La dissémination d’Aedes albopictus, sorti de sa niche tropicale au début des années quatre-vingt, s’est largement effectuée dans le sillage de la mondialisation des échanges (par exemple grâce au commerce mondial de pneus rechapés et actuellement à celui des bambous décoratifs), empruntant toutes les voies de communications. De fait, celui-ci est maintenant sur tous les continents, notamment dans les régions tempérées et jusqu’en Alaska !
« Aedes albopictus a été signalé à plusieurs reprises depuis 3 à 4 ans en France, d’abord dans les Alpes-Maritimes, puis dans le Var et les Bouches-du-Rhône. Il le sera sans doute bientôt dans le Gard, l’Hérault et les Pyrénées-Orientales », indique le Pr Tolou.
En dépit des mesures extrêmement actives de contrôle des populations d’albopictus (stérilisation des foyers identifiés) son aire d’implantation s’est considérablement accrue depuis 2004.
Un moustique très abondant durant la période estivale.
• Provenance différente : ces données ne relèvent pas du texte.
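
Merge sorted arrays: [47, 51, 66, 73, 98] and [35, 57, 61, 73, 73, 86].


Take 35 from B
Take 47 from A
Take 51 from A
Take 57 from B
Take 61 from B
Take 66 from A
Take 73 from A
Take 73 from B
Take 73 from B
Take 86 from B

Merged: [35, 47, 51, 57, 61, 66, 73, 73, 73, 86, 98]


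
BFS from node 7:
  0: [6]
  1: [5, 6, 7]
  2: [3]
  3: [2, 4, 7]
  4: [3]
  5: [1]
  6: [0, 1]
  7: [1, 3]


Visit 7, enqueue [1, 3]
Visit 1, enqueue [5, 6]
Visit 3, enqueue [2, 4]
Visit 5, enqueue []
Visit 6, enqueue [0]
Visit 2, enqueue []
Visit 4, enqueue []
Visit 0, enqueue []

BFS order: [7, 1, 3, 5, 6, 2, 4, 0]


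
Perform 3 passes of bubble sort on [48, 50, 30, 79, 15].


Initial: [48, 50, 30, 79, 15]
Pass 1: [48, 30, 50, 15, 79] (2 swaps)
Pass 2: [30, 48, 15, 50, 79] (2 swaps)
Pass 3: [30, 15, 48, 50, 79] (1 swaps)

After 3 passes: [30, 15, 48, 50, 79]


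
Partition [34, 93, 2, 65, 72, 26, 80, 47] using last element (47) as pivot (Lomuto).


Pivot: 47
  34 <= 47: advance i (no swap)
  2 <= 47: swap -> [34, 2, 93, 65, 72, 26, 80, 47]
  26 <= 47: swap -> [34, 2, 26, 65, 72, 93, 80, 47]
Place pivot at 3: [34, 2, 26, 47, 72, 93, 80, 65]

Partitioned: [34, 2, 26, 47, 72, 93, 80, 65]


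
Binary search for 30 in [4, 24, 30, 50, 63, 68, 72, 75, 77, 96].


Step 1: lo=0, hi=9, mid=4, val=63
Step 2: lo=0, hi=3, mid=1, val=24
Step 3: lo=2, hi=3, mid=2, val=30

Found at index 2


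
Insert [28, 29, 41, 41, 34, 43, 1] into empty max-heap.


Insert 28: [28]
Insert 29: [29, 28]
Insert 41: [41, 28, 29]
Insert 41: [41, 41, 29, 28]
Insert 34: [41, 41, 29, 28, 34]
Insert 43: [43, 41, 41, 28, 34, 29]
Insert 1: [43, 41, 41, 28, 34, 29, 1]

Final heap: [43, 41, 41, 28, 34, 29, 1]


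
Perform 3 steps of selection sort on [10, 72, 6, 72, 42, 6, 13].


Initial: [10, 72, 6, 72, 42, 6, 13]
Step 1: min=6 at 2
  Swap: [6, 72, 10, 72, 42, 6, 13]
Step 2: min=6 at 5
  Swap: [6, 6, 10, 72, 42, 72, 13]
Step 3: min=10 at 2
  Swap: [6, 6, 10, 72, 42, 72, 13]

After 3 steps: [6, 6, 10, 72, 42, 72, 13]


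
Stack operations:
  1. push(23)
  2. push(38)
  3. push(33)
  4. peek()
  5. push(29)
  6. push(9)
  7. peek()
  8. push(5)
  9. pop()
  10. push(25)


push(23) -> [23]
push(38) -> [23, 38]
push(33) -> [23, 38, 33]
peek()->33
push(29) -> [23, 38, 33, 29]
push(9) -> [23, 38, 33, 29, 9]
peek()->9
push(5) -> [23, 38, 33, 29, 9, 5]
pop()->5, [23, 38, 33, 29, 9]
push(25) -> [23, 38, 33, 29, 9, 25]

Final stack: [23, 38, 33, 29, 9, 25]


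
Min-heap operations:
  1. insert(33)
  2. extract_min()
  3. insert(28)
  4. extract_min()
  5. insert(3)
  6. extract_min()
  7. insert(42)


insert(33) -> [33]
extract_min()->33, []
insert(28) -> [28]
extract_min()->28, []
insert(3) -> [3]
extract_min()->3, []
insert(42) -> [42]

Final heap: [42]


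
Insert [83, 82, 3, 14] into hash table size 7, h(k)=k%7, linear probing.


Insert 83: h=6 -> slot 6
Insert 82: h=5 -> slot 5
Insert 3: h=3 -> slot 3
Insert 14: h=0 -> slot 0

Table: [14, None, None, 3, None, 82, 83]


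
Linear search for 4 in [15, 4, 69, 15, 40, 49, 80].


i=0: 15!=4
i=1: 4==4 found!

Found at 1, 2 comps


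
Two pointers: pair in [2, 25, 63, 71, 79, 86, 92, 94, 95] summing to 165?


lo=0(2)+hi=8(95)=97
lo=1(25)+hi=8(95)=120
lo=2(63)+hi=8(95)=158
lo=3(71)+hi=8(95)=166
lo=3(71)+hi=7(94)=165

Yes: 71+94=165


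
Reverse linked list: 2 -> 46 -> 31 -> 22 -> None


Step 1: curr=2, set curr.next=prev(None) | reversed so far: 2
Step 2: curr=46, set curr.next=prev(2) | reversed so far: 46 -> 2
Step 3: curr=31, set curr.next=prev(46) | reversed so far: 31 -> 46 -> 2
Step 4: curr=22, set curr.next=prev(31) | reversed so far: 22 -> 31 -> 46 -> 2

22 -> 31 -> 46 -> 2 -> None


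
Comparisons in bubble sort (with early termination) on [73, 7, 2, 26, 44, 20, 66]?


Algorithm: bubble sort (with early termination)
Input: [73, 7, 2, 26, 44, 20, 66]
Sorted: [2, 7, 20, 26, 44, 66, 73]

18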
Aedes albopictus vit essentiellement dans les régions urbanisées, au contact de l’homme qui est la principale source alimentaire des femelles qui ont besoin de sang humain pour effectuer leur cycle de reproduction. La moindre collection d’eau leur suffit pour déposer leurs œufs.
Si les insectes adultes peuvent sévir en France de mai à novembre, les œufs résistent à l’hiver pour éclore dès que les conditions redeviennent favorables.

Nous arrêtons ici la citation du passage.